Here is my solutionl. By :
\[(a^2+b^2)(c^2-d^2)=2020.\]
We know that $ c^2 - d^2$ is odd or $4 \mid (c^2-d^2)$ and with $2020 = 2^2*5*101$ we get:
$(a^2+b^2; c^2-d^2) = (404; 5), (20; 101), (4; 505), (505; 4), (101; 20) (5; 404)$
We left intentionally (2020; 1) because we consider a, b, c, d strictely positive.
Note that the number of solution depend on the equation a^2+b^2.

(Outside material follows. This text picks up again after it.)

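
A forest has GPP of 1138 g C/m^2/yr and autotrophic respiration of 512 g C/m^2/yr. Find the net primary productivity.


NPP = GPP - Ra = 1138 - 512 = 626 g C/m^2/yr

626 g C/m^2/yr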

<--> $a^2+b^2 = 4 $ $and$ $c^2 - d^2 = 505$
$a^2+b^2 = 4$ no solution because $a; b > 0$
<--> $a^2+b^2 = 20 $ $and$ $c^2 - d^2 = 101$
$a^2 + b^2 = 20 \implies (a,b) = (4; 2) (2; 4)$
$c^2 - d^2 = 101 \implies (c,d) = (51; 50)$
<--> $a^2+b^2 = 404 $ $and$ $c^2 - d^2 = 5$
$a^2 + b^2 = 404 \implies (a,b) = (4; 2) (2; 4)$
$c^2 - d^2 = 5 \implies (c,d) = (3; 2)$
<--> $a^2+b^2 = 5 $ $and$ $c^2 - d^2 = 404$
$a^2 + b^2 = 5 \implies (a,b) = (2; 1) (1; 2)$
$c^2 - d^2 = 404 \implies (c,d) = (102; 100)$
<--> $a^2+b^2 = 101 $ $and$ $c^2 - d^2 = 20$
$a^2 + b^2 = 101 \implies (a,b) = (10; 1) (1; 10)$
$c^2 - d^2 = 20 \implies (c,d) = (6; 4)$
<--> $a^2+b^2 = 505 $ $and$ $c^2 - d^2 = 4$
$c^2 - d^2 = 4 $ no solution because $c;d$ is strictly positive.